The orbiter is solar-powered but relies on a pair of nickel-hydrogen batteries during periods when it is in the shadow of Mars for a portion of each orbit. The two are used together, maintaining almost identical charge during normal operations.
The spacecraft remains in communication with Earth and has been maintaining safe, stable temperatures and power, but has suspended its science observations and its service as a communications relay for Mars rovers. Normal voltage has been restored, and the spacecraft is being monitored continuously until the troubleshooting is complete.
"We're in the diagnostic stage, to better understand the behavior of the batteries and ways to give ourselves more options for managing them in the future," said MRO Project Manager Dan Johnston of NASA's Jet Propulsion Laboratory, Pasadena, California. "We will restore MRO's service as a relay for other missions as soon as we can do so with confidence in spacecraft safety—likely in about one week. After that, we will resume science observations."

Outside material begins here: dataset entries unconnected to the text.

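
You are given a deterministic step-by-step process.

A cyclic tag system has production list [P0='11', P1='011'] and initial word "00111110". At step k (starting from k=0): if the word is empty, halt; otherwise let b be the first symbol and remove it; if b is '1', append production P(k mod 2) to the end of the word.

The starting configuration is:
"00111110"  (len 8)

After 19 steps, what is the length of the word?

t=0: "00111110"  (len 8)
t=1: "0111110"  (len 7)
t=2: "111110"  (len 6)
t=3: "1111011"  (len 7)
t=4: "111011011"  (len 9)
t=5: "1101101111"  (len 10)
t=6: "101101111011"  (len 12)
t=7: "0110111101111"  (len 13)
t=8: "110111101111"  (len 12)
t=9: "1011110111111"  (len 13)
t=10: "011110111111011"  (len 15)
t=11: "11110111111011"  (len 14)
t=12: "1110111111011011"  (len 16)
t=13: "11011111101101111"  (len 17)
t=14: "1011111101101111011"  (len 19)
t=15: "01111110110111101111"  (len 20)
t=16: "1111110110111101111"  (len 19)
t=17: "11111011011110111111"  (len 20)
t=18: "1111011011110111111011"  (len 22)
t=19: "11101101111011111101111"  (len 23)

23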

NASA's Mars Reconnaissance Orbiter entered orbit around the Red Planet on March 10, 2006. Since then, it has returned more data than all other past and current interplanetary missions combined, with a tally of more than 317 terabits so far.
The mission met all its science goals in a two-year primary science phase. Five extensions, the latest beginning in 2016, have added to the science returns. The longevity of the mission has given researchers tools to study seasonal and longer-term changes on Mars. Among other current activities, the orbiter is examining possible landing sites for future missions to Mars and relaying communications to Earth from NASA's two active Mars rovers.